We hypothesized that one of the factors contributing to decreased sensitivity to cisplatin in AKT1 knockdown cells is ATP-binding cassette sub-family G member 2 (ABCG2), which pumps cisplatin out of the cell. Our results demonstrated that the drug efflux protein, ABCG2 is upregulated following dual silencing of AKT1/3 (shAKT1/3) in MCF-10A and BT-549 (Figure 6A and 6B). To further confirm the results, we knocked down expression of ABCG2 in individual knockdown of AKT isoforms (shAKT1, shAKT2, and shAKT3) both in MCF-10A and BT-549 cells through siRNA and subjected these cells to cisplatin treatment. We next examined that ABCG2 silencing promoted the apoptotic effect of cisplatin even following knockdown of AKT1 (shAKT1) as evidenced by increased procaspase-3 and PARP-1 cleavage (Figure 6C–6F). To generalize our findings with other p-gp pump drug efflux inhibitors, we similarly inhibited the expression of ABCG2 with zosuquidar and similar expression levels of apoptotic proteins were seen when treated simultaneously with cisplatin (Supplementary Figure 6A–6D). Altogether, this indicates that AKT2 plays an important role in the regulation of drug efflux pump.

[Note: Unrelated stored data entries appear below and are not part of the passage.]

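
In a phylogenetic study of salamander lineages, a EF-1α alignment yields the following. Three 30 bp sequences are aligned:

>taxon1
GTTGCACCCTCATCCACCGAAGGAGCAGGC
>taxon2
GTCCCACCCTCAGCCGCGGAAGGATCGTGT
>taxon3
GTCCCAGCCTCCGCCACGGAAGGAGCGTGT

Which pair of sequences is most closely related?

taxon1–taxon2: 9/30 differ, p = 0.300, d = 0.383.
taxon1–taxon3: 9/30 differ, p = 0.300, d = 0.383.
taxon2–taxon3: 4/30 differ, p = 0.133, d = 0.147.
The smallest distance is between taxon2 and taxon3.

taxon2 and taxon3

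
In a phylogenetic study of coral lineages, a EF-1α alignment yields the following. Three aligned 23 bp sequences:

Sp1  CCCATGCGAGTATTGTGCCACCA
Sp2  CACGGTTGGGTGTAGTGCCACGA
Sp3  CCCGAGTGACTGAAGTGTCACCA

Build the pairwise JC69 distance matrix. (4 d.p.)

Sp1–Sp2: 9/23 sites differ → p ≈ 0.391304, d = −0.75 ln(1 − 0.521739) = 0.553199 ≈ 0.5532.
Sp1–Sp3: 8/23 sites differ → p ≈ 0.347826, d = −0.75 ln(1 − 0.463768) = 0.467391 ≈ 0.4674.
Sp2–Sp3: 8/23 sites differ → p ≈ 0.347826, d = −0.75 ln(1 − 0.463768) = 0.467391 ≈ 0.4674.

d(Sp1,Sp2) = 0.5532, d(Sp1,Sp3) = 0.4674, d(Sp2,Sp3) = 0.4674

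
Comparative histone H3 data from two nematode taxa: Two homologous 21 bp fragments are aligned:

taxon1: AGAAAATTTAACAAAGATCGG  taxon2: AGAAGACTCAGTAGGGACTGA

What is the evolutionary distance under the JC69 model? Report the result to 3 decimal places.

The sequences differ at 10 of 21 sites (5, 7, 9, 11, 12, 14, 15, 18, 19, 21), so p = 10/21 ≈ 0.47619.
d = −(3/4) ln(1 − 4p/3) = −0.75 ln(1 − 0.63492) = −0.75 ln(0.36508)
  = −0.75 × (-1.007639) = 0.755729 substitutions/site.

0.756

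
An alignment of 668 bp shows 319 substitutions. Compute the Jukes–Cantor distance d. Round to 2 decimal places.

p = 319/668 ≈ 0.477545.
d = −(3/4) ln(1 − 4p/3) = −0.75 ln(1 − 0.636727) = −0.75 ln(0.363273)
  = −0.75 × (-1.012601) = 0.759451 substitutions/site.

0.76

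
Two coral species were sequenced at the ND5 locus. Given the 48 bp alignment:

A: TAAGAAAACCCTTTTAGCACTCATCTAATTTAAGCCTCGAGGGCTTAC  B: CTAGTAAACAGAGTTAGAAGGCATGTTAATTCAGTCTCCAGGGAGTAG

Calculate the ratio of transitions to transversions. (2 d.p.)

Transitions are A↔G and C↔T; transversions are all other mismatches.
Transitions: 2. Transversions: 17.
R = 2/17 = 0.117647… ≈ 0.12 (to 2 d.p.).

0.12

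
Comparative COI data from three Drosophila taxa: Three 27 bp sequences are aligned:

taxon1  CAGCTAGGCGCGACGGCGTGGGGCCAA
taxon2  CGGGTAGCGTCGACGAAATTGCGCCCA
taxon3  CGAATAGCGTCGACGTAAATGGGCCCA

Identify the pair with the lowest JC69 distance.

taxon1–taxon2: 11/27 differ, p = 0.407, d = 0.588.
taxon1–taxon3: 12/27 differ, p = 0.444, d = 0.673.
taxon2–taxon3: 5/27 differ, p = 0.185, d = 0.213.
The smallest distance is between taxon2 and taxon3.

taxon2 and taxon3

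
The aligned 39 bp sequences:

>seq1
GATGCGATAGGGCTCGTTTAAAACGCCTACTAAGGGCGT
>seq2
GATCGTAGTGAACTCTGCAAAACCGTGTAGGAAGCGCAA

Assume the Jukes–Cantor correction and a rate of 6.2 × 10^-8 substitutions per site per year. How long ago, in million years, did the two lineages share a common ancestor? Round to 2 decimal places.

The sequences differ at 19 of 39 sites, so p = 19/39 ≈ 0.487179.
d = −(3/4) ln(1 − 4p/3) = −0.75 ln(1 − 0.649572) = −0.75 ln(0.350428)
  = −0.75 × (-1.048600) = 0.786450 substitutions/site.
Under a molecular clock d = 2μt, so t = d/(2μ) = 0.786450 / (2 × 6.2 × 10^-8) = 6.34 million years.

6.34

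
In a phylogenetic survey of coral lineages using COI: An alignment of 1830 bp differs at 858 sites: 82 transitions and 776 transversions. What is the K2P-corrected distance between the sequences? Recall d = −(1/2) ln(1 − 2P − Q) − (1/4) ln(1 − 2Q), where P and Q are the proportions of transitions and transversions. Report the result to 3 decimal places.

0.832

P = 82/1830 ≈ 0.044809 and Q = 776/1830 ≈ 0.424044.
Under the Kimura two-parameter model, d = −½ ln(1 − 2P − Q) − ¼ ln(1 − 2Q).
1 − 2P − Q = 0.486338, giving −½ ln(0.486338) = 0.360426.
1 − 2Q = 0.151912, giving −¼ ln(0.151912) = 0.471113.
d = 0.360426 + 0.471113 = 0.831539.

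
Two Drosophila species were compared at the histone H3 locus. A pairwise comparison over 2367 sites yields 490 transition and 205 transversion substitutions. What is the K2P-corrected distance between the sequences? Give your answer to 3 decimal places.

P = 490/2367 ≈ 0.207013 and Q = 205/2367 ≈ 0.086608.
Under the Kimura two-parameter model, d = −½ ln(1 − 2P − Q) − ¼ ln(1 − 2Q).
1 − 2P − Q = 0.499366, giving −½ ln(0.499366) = 0.347208.
1 − 2Q = 0.826784, giving −¼ ln(0.826784) = 0.047553.
d = 0.347208 + 0.047553 = 0.394761.

0.395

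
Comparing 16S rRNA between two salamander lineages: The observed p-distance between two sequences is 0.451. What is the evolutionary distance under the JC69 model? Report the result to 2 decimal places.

d = −(3/4) ln(1 − 4p/3) = −0.75 ln(1 − 0.601333) = −0.75 ln(0.398667)
  = −0.75 × (-0.919629) = 0.689722 substitutions/site.

0.69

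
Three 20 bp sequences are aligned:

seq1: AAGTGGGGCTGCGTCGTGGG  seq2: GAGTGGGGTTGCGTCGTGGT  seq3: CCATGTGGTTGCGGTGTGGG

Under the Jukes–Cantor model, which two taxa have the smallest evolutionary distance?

seq1–seq2: 3/20 differ, p = 0.150, d = 0.167.
seq1–seq3: 7/20 differ, p = 0.350, d = 0.471.
seq2–seq3: 7/20 differ, p = 0.350, d = 0.471.
The smallest distance is between seq1 and seq2.

seq1 and seq2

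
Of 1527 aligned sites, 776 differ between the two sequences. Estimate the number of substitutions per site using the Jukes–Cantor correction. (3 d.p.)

0.849

p = 776/1527 ≈ 0.508186.
d = −(3/4) ln(1 − 4p/3) = −0.75 ln(1 − 0.677581) = −0.75 ln(0.322419)
  = −0.75 × (-1.131903) = 0.848927 substitutions/site.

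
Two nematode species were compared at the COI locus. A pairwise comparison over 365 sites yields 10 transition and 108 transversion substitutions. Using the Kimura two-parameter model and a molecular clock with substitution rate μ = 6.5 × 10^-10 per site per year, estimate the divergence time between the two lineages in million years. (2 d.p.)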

Figure 6: AKT1 effect on ABCG2 while abrogating cisplatin sensitivity. (A–B) Western blotting images of expression of P-gp inhibitor (BCRP/ABCG2) in an individual/dual isoform silencing in (A) MCF-10A and (B) BT-549 cells. (C–D) ABCG2 specific siRNA were used to silence the expression of ABCG2 in (C) MCF-10A and (D) BT-549 cells. (E–F) Both MCF-10A and BT-549 knockdown of AKT isoforms were further treated with cisplatin for 48 h. Protein lysates were analyzed by western blotting for the indicated proteins and the chemiluminiscent signals were captured using x-ray film. Some areas in the picture seemed lighter than the background, may be due to uneven exposure to x-ray film during development. All the results show the means of three independent experiments. Error bars indicate SEM. Data were analyzed using Student’s t test.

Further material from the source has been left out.